More specifically, we are interested in stories and analyses that help readers consider questions like the following (do not limit yourself to these questions, however!). Also remember that we are looking for essays that focus narrowly on one event, or maybe a few related events, from the writer’s life and that these events should help readers think deeply about one or two of the kinds of questions listed below.

  • How are currently and formerly incarcerated people affected (psychically, intellectually, emotionally) when they “cross borders” (into higher education or community organizing, for example) in search of personal, social, and structural change?

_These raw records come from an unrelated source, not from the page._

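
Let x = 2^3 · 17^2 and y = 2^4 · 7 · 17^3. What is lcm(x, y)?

550256

max exponent per prime: 2^4 · 7 · 17^3 = 550256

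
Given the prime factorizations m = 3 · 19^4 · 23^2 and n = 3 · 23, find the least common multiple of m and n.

206819427

max exponent per prime: 3 · 19^4 · 23^2 = 206819427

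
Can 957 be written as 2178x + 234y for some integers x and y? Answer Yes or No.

gcd(2178, 234): 2178 = 9·234 + 72; 234 = 3·72 + 18; 72 = 4·18 + 0 → 18
18 does not divide 957, so a solution does not exist.

No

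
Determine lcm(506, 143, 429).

506 = 2 · 11 · 23; 143 = 11 · 13; 429 = 3 · 11 · 13
lcm takes max exponent of each prime: 2 · 3 · 11 · 13 · 23 = 19734

19734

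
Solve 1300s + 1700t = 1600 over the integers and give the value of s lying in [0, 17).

gcd(1300, 1700) = 100 (Euclid: 1700 = 1·1300 + 400; 1300 = 3·400 + 100; 400 = 4·100 + 0), and 100 | 1600.
Extended Euclid: 1300·(4) + 1700·(-3) = 100. Scale by 16: s₀ = 64.
General solution s = s₀ + 17k; reducing mod 17 gives s = 13 (and t = -9).

13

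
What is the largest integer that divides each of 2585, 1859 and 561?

gcd(2585, 1859): 2585 = 1·1859 + 726; 1859 = 2·726 + 407; 726 = 1·407 + 319; 407 = 1·319 + 88; 319 = 3·88 + 55; 88 = 1·55 + 33; 55 = 1·33 + 22; 33 = 1·22 + 11; 22 = 2·11 + 0 → 11
gcd(11, 561): 561 = 51·11 + 0 → 11

11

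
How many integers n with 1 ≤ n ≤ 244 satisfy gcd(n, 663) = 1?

663 = 3·13·17. Inclusion–exclusion on these primes:
244 − ⌊244/3⌋ − ⌊244/13⌋ − ⌊244/17⌋ + ⌊244/39⌋ + ⌊244/51⌋ + ⌊244/221⌋ − ⌊244/663⌋ = 142

142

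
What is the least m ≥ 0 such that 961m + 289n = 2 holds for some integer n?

123

Euclid: 961 = 3·289 + 94; 289 = 3·94 + 7; 94 = 13·7 + 3; 7 = 2·3 + 1; 3 = 3·1 + 0 → gcd = 1; 2 = 1·2.
Back-substitution yields 961·(-83) + 289·(276) = 1, so one solution is m = -83·2 = -166, n = 276·2 = 552.
Solutions in m differ by 289/1 = 289; the one in [0, 289) is -166 mod 289 = 123.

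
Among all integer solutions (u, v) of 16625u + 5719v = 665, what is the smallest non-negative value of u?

31

gcd(16625, 5719) = 133 (Euclid: 16625 = 2·5719 + 5187; 5719 = 1·5187 + 532; 5187 = 9·532 + 399; 532 = 1·399 + 133; 399 = 3·133 + 0), and 133 | 665.
Extended Euclid: 16625·(-11) + 5719·(32) = 133. Scale by 5: u₀ = -55.
General solution u = u₀ + 43t; reducing mod 43 gives u = 31 (and v = -90).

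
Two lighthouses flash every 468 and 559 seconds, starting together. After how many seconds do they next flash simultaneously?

20124

468 = 2² · 3² · 13; 559 = 13 · 43
max exponents: 2² · 3² · 13 · 43 = 20124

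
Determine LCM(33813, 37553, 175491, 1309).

6596803736523

33813 = 3² · 13 · 17²; 37553 = 17 · 47²; 175491 = 3² · 17 · 31 · 37; 1309 = 7 · 11 · 17
lcm takes max exponent of each prime: 3² · 7 · 11 · 13 · 17² · 31 · 37 · 47² = 6596803736523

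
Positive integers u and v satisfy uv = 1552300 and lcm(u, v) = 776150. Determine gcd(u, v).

2

gcd·lcm = product, so gcd = 1552300/776150 = 2.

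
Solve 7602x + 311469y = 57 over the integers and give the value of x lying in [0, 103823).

Reduce mod 311469: 7602x ≡ 57 (mod 311469). With g = gcd(7602, 311469) = 3 dividing 57, divide through: 2534x ≡ 19 (mod 103823).
Since gcd(2534, 103823) = 1, x ≡ 19·(2534)⁻¹ ≡ 24870 (mod 103823). Smallest non-negative: 24870.

24870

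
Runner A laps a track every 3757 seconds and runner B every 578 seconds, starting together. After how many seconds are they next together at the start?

3757 = 13 · 17²; 578 = 2 · 17²
max exponents: 2 · 13 · 17² = 7514

7514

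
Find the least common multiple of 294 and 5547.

gcd first: 5547 = 18·294 + 255; 294 = 1·255 + 39; 255 = 6·39 + 21; 39 = 1·21 + 18; 21 = 1·18 + 3; 18 = 6·3 + 0 → gcd = 3
lcm = 294·5547/gcd = 1630818/3 = 543606

543606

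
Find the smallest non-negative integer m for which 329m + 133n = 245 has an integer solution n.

6

Euclid: 329 = 2·133 + 63; 133 = 2·63 + 7; 63 = 9·7 + 0 → gcd = 7; 245 = 7·35.
Back-substitution yields 329·(-2) + 133·(5) = 7, so one solution is m = -2·35 = -70, n = 5·35 = 175.
Solutions in m differ by 133/7 = 19; the one in [0, 19) is -70 mod 19 = 6.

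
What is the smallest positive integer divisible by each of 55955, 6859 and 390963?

60599265

55955 = 5 · 19² · 31; 6859 = 19³; 390963 = 3 · 19⁴
lcm takes max exponent of each prime: 3 · 5 · 19⁴ · 31 = 60599265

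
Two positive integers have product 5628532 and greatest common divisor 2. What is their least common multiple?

Since gcd(m,n)·lcm(m,n) = mn, lcm = 5628532/2 = 2814266.

2814266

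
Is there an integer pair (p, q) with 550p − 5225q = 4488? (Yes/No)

No

gcd(550, 5225): 5225 = 9·550 + 275; 550 = 2·275 + 0 → 275
275 does not divide 4488, so a solution does not exist.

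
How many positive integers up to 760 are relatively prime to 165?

165 = 3·5·11. Inclusion–exclusion on these primes:
760 − ⌊760/3⌋ − ⌊760/5⌋ − ⌊760/11⌋ + ⌊760/15⌋ + ⌊760/33⌋ + ⌊760/55⌋ − ⌊760/165⌋ = 368

368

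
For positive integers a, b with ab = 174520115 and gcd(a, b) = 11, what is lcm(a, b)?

Since gcd(a,b)·lcm(a,b) = ab, lcm = 174520115/11 = 15865465.

15865465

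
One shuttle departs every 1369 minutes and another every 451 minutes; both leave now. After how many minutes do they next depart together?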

  • What does such border crossing look like when an “organizational catalyst” moves between worlds that have historically been in conflict? For example, how do formerly and currently incarcerated justice leaders collaborate with public officials who have designed and often benefit from a bankrupt justice system? How do such justice leaders succeed in systems of higher education that are often hostile to the poor, people of color, and the incarcerated?
  • How do formerly and currently incarcerated leaders move between worlds linguistically? Do these leaders need to change their speaking and writing when crossing borders? Do they create hybrid or mixed languages or dialects? Do they code switch? What costs do leaders pay when forced to move between multiple languages and dialects? What benefits do they receive?
  • How does post-secondary education provide tools for justice leaders interested in individual and social change? Does it depend on the kind of college education students receive? Why do some leaders who gave up on education when young find power from college later in life, when incarcerated or as returning citizens? What are the limitations and problems of higher ed?
  • How do formerly and currently incarcerated people move into community and justice-related work? What is their motivation and how does higher education enable or limit this kind of work? What other forms of knowledge contribute to successful justice or anti-violence work?
  • What kinds of relationships are formed in the varying environments encountered by justice leaders? How do different environments call for different relationships? How do the multiple, and varying, relationships engaged in by “organizational catalysts” help create new kinds of knowledge and leadership?
  • What kinds of tensions do formerly and currently incarcerated leaders experience as they maintain commitment to their home communities but also grow in new directions through systems (such as education, social work, or the law) that can be hostile or indifferent to the communities they come from? How are these tensions managed? Can they be positive in any way? Can justice leaders change so much that they are unable to connect with the communities they most want to serve? How does that kind of change happen and how can it be prevented or minimized?
  • How is identity central to all of these questions? For example, when justice leaders move from community to community, form different kinds of relationships, use multiple languages/dialects, and draw from multiple sources of knowledge (from the streets, formal education, the law, etc.), is it possible for them to maintain one stable identity? What are the implications (positive and negative) when justice leaders find themselves navigating and juggling multiple identities and communities?

Please submit proposals for this volume (no more than 1000 words) to justiceleaders@protonmail.com by August 15, 2020. Provide a cover sheet with your name and full contact information (phone number along with email and home address), but please leave your name and any identifying information off of the proposal itself. Authors will be notified of their status by October 31, and accepted authors will submit full drafts (5000—7000 words) by December 31, 2020. The editorial team will offer feedback through February 2021 with final drafts of submissions due March 15, 2021.